4. Con il quarto motivo il ricorrente lamenta violazione e falsa applicazione del D.Lgs. n. 286 del 1998, art. 5. Evidenzia il ricorrente che l’attuale condizione socio-politica-economica del (OMISSIS) giustifica il riconoscimento della tutela residuale costituita dal rilascio del permesso per ragioni umanitarie: condizioni di vulnerabilità del ricorrente, pericolo di essere sottoposto a trattamenti inumani o degradanti, instabilità politica e sociale con deterioramento delle condizioni generali e insufficiente rispetto dei diritti umani, condizioni di vita precarie, diritto alla salute e all’alimentazione.

5. Il ricorso è inammissibile.

5.1 I primi due motivi – che possono essere trattati congiuntamente prospettando doglianze in merito al mancato riconoscimento dello status di rifugiato – sono inammissibili, in quanto genericamente formulati e perchè non colgono la ratio decidendi principale posta a sostegno della decisione di diniego della reclamata protezione, e cioè la valutazione di non credibilità del ricorrente.

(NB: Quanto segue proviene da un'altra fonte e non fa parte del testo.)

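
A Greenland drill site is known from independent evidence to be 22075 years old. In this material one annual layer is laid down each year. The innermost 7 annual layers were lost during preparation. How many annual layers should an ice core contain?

One annual layer per year gives 22075 annual layers over 22075 years.
Subtracting the 7 annual layers not captured gives 22075 − 7 = 22068 annual layers in the record.

22068 annual layers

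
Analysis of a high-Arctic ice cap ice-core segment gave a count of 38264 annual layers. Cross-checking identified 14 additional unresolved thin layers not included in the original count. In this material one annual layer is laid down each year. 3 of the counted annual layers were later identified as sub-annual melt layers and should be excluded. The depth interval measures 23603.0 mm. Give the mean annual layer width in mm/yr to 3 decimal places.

After corrections the count is 38264 − 3 + 14 = 38275 annual layers.
23603.0 mm over 38275 years gives 23603.0 / 38275 ≈ 0.617 mm/yr.

0.617 mm/yr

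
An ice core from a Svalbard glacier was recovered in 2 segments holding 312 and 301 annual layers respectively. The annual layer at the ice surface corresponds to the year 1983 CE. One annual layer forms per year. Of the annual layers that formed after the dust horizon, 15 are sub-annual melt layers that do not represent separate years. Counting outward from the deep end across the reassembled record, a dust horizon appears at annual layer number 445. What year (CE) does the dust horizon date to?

Total annual layers = 312 + 301 = 613.
613 − 445 = 168 annual layers lie beyond the dust horizon toward the ice surface.
Removing the 15 false annual layers leaves 168 − 15 = 153 true annual layers beyond the dust horizon.
Counting back 153 years from 1983 CE places the dust horizon in 1983 − 153 = 1830 CE.

1830 CE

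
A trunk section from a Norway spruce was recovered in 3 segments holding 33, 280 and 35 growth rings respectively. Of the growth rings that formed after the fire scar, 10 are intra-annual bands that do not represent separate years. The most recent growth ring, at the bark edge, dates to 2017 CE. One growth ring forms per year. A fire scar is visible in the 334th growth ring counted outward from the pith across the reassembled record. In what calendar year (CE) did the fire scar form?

Total growth rings = 33 + 280 + 35 = 348.
348 − 334 = 14 growth rings lie beyond the fire scar toward the bark edge.
14 − 10 false = 4 true growth rings after the fire scar.
Counting back 4 years from 2017 CE places the fire scar in 2017 − 4 = 2013 CE.

2013 CE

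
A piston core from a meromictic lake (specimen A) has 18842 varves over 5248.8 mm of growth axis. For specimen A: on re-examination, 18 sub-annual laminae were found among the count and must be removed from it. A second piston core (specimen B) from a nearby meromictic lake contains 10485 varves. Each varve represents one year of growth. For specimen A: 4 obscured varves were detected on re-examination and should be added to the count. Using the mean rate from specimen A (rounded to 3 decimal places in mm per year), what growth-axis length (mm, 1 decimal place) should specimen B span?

2925.3 mm

Specimen A: adjusted count: 18842 − 18 + 4 = 18828 varves.
A: 5248.8 mm over 18828 years gives 5248.8 / 18828 ≈ 0.279 mm/yr.
For B, 0.279 mm/year × 10485 years = 2925.3 mm.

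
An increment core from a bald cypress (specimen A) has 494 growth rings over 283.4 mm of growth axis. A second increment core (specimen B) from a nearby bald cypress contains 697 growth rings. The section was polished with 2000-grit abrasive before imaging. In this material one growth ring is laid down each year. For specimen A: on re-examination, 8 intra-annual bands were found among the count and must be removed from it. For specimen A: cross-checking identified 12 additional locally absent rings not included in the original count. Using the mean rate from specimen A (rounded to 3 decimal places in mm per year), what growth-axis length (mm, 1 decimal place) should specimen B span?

Specimen A: after corrections the count is 494 − 8 + 12 = 498 growth rings.
A: Extension rate ≈ 283.4 / 498 = 0.569 mm/yr.
For B, 0.569 mm/year × 697 years = 396.6 mm.

396.6 mm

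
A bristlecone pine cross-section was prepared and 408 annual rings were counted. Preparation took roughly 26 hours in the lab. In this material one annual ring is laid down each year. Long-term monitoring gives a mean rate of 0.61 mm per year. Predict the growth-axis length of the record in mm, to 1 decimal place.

248.9 mm

408 years of growth are recorded.
Length ≈ 0.61 × 408 = 248.9 mm.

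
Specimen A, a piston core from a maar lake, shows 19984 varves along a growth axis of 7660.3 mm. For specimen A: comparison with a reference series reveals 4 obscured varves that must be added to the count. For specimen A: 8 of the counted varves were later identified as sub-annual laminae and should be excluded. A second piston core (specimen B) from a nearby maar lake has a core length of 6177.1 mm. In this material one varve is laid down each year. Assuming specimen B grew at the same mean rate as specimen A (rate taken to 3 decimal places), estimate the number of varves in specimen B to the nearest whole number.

16128 varves

Specimen A: adjusted count: 19984 − 8 + 4 = 19980 varves.
A: Extension rate ≈ 7660.3 / 19980 = 0.383 mm/year.
B spans 6177.1 / 0.383 = 16128.20 years ≈ 16128 varves.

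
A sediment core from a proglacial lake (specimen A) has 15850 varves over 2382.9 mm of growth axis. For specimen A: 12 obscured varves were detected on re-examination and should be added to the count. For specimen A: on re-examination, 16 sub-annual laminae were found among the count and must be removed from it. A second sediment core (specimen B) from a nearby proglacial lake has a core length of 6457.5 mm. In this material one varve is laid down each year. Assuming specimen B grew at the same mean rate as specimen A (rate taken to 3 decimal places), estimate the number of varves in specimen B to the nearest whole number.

Specimen A: adjusted count: 15850 − 16 + 12 = 15846 varves.
A: Extension rate ≈ 2382.9 / 15846 = 0.150 mm per year.
B spans 6457.5 / 0.150 = 43050.00 years ≈ 43050 varves.

43050 varves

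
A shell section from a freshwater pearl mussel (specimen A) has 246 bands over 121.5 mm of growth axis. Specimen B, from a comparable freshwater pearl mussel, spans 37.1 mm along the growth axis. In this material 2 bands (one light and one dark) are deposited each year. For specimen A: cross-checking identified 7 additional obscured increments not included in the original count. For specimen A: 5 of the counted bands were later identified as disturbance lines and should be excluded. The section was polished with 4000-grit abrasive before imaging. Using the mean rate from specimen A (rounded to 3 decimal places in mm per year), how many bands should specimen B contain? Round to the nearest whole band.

Specimen A: adjusted count: 246 − 5 + 7 = 248 bands.
Specimen A: 248 bands at 2 per year is 248 / 2 = 124 years.
A: Extension rate ≈ 121.5 / 124 = 0.980 mm/year.
For B, 37.1 / 0.980 = 37.86 years; at 2 bands per year that is 37.86 × 2 ≈ 76 bands.

76 bands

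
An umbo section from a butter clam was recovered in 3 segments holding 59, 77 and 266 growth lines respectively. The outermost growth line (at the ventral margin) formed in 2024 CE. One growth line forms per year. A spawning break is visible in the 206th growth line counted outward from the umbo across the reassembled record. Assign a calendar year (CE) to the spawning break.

1828 CE

Total growth lines = 59 + 77 + 266 = 402.
402 − 206 = 196 growth lines lie beyond the spawning break toward the ventral margin.
2024 − 196 = 1828 CE.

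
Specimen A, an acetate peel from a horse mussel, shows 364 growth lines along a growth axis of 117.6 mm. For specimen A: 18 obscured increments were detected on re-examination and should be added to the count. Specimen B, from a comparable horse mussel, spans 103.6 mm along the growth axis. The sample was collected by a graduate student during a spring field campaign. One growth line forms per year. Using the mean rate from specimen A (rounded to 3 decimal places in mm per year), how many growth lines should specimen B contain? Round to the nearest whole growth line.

Specimen A: true growth line count = 364 + 18 = 382.
A: Mean rate = 117.6 mm / 382 years ≈ 0.308 mm/year.
Specimen B: 103.6 mm / 0.308 mm per year = 336.36 years ≈ 336 growth lines.

336 growth lines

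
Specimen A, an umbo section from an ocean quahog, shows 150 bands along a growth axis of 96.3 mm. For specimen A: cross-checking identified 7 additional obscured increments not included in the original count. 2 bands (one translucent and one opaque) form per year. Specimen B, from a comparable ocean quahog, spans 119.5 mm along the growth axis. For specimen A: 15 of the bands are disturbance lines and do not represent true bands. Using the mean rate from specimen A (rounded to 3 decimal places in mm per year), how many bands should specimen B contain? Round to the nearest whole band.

Specimen A: after corrections the count is 150 − 15 + 7 = 142 bands.
Specimen A: 142 bands at 2 per year is 142 / 2 = 71 years.
A: Extension rate ≈ 96.3 / 71 = 1.356 mm/year.
B spans 119.5 / 1.356 = 88.13 years; at 2 bands per year that is 88.13 × 2 ≈ 176 bands.

176 bands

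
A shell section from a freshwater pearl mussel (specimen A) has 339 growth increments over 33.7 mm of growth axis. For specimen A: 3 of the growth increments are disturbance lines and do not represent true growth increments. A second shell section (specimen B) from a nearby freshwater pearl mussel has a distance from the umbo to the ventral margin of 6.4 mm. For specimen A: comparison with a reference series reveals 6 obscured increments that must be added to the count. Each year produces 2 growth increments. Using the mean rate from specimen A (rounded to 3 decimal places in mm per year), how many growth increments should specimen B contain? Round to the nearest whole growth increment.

65 growth increments

Specimen A: after corrections the count is 339 − 3 + 6 = 342 growth increments.
Specimen A: with 2 growth increments per year, 342 / 2 = 171 years.
A: 33.7 mm over 171 years gives 33.7 / 171 ≈ 0.197 mm per year.
Specimen B: 6.4 mm / 0.197 mm per year = 32.49 years; at 2 growth increments per year that is 32.49 × 2 ≈ 65 growth increments.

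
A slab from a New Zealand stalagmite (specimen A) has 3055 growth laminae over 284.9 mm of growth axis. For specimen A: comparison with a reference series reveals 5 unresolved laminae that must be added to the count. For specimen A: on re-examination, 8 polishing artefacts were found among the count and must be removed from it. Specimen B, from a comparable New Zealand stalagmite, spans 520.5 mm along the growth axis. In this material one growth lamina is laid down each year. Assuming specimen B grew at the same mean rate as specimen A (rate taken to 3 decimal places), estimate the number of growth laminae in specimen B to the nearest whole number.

Specimen A: adjusted count: 3055 − 8 + 5 = 3052 growth laminae.
A: Extension rate ≈ 284.9 / 3052 = 0.093 mm/year.
B spans 520.5 / 0.093 = 5596.77 years ≈ 5597 growth laminae.

5597 growth laminae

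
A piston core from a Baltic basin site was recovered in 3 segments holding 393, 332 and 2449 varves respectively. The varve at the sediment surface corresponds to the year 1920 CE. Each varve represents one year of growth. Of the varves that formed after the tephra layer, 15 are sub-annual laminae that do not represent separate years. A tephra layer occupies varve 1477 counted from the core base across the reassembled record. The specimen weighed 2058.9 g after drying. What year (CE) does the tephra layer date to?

Total varves = 393 + 332 + 2449 = 3174.
The tephra layer sits at varve 1477 from the core base, so 3174 − 1477 = 1697 varves formed after it.
Removing the 15 false varves leaves 1697 − 15 = 1682 true varves beyond the tephra layer.
The varve at the sediment surface is 1920 CE, so the tephra layer dates to 1920 − 1682 = 238 CE.

238 CE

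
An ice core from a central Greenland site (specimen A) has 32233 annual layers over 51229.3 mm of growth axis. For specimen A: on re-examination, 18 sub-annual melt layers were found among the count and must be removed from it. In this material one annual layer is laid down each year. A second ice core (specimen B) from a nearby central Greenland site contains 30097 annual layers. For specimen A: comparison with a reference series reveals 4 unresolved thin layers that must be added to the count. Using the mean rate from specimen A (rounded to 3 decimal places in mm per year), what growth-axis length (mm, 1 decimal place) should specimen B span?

Specimen A: correcting the raw count gives 32233 − 18 + 4 = 32219 true annual layers.
A: Extension rate ≈ 51229.3 / 32219 = 1.590 mm per year.
B's length ≈ 1.590 × 30097 = 47854.2 mm.

47854.2 mm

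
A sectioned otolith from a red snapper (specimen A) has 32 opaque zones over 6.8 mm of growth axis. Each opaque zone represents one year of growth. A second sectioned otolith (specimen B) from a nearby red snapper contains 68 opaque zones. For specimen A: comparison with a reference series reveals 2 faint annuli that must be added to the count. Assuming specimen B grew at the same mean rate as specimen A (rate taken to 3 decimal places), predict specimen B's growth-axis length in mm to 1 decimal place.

13.6 mm

Specimen A: after corrections the count is 32 + 2 = 34 opaque zones.
A: 6.8 mm over 34 years gives 6.8 / 34 ≈ 0.200 mm per year.
For B, 0.200 mm/year × 68 years = 13.6 mm.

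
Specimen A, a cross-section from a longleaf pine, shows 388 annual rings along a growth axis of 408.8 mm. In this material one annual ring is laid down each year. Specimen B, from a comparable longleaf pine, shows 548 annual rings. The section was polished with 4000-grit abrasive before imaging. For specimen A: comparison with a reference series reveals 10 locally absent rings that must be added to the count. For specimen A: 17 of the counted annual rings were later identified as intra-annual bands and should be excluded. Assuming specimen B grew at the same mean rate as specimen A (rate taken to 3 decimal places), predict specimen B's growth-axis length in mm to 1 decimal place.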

5.2 Il terzo motivo è del pari inammissibile in quanto volto a sollecitare questa Corte ad una rivalutazione del merito della decisione in ordine al giudizio di pericolosità interna del (OMISSIS), profilo sul quale invece la corte territoriale ha espresso una motivazione adeguata e scevra da criticità argomentative, escludendo – tramite la consultazione di qualificate fonti conoscitive – che il (OMISSIS) sia paese attraversato da violenza generalizzata.

5.3 Il quarto motivo è inammissibile in quanto genericamente formulato quanto alle ragioni di doglianza prospettate.

Ne consegue la declaratoria di inammissibilità del ricorso.

Le spese del giudizio di legittimità seguono la soccombenza e vengono liquidate come da dispositivo.

P.Q.M.

Dichiara inammissibile il ricorso e condanna la parte ricorrente al pagamento, in favore del controricorrente, delle spese del giudizio di legittimità, che liquida in Euro 2.200 per compensi, oltre alle spese prenotate a debito.

Ai sensi del D.P.R. n. 115 del 2002, art. 13, comma 1 quater, inserito dalla L. 24 dicembre 2012, n. 228, art. 1, comma 17, dà atto della sussistenza dei presupposti per il versamento, da parte del ricorrente, dell’ulteriore importo a titolo di contributo unificato pari a quello dovuto per il ricorso principale, a norma dello stesso art. 13, comma 1-bis.

Così deciso in Roma, il 22 gennaio 2020.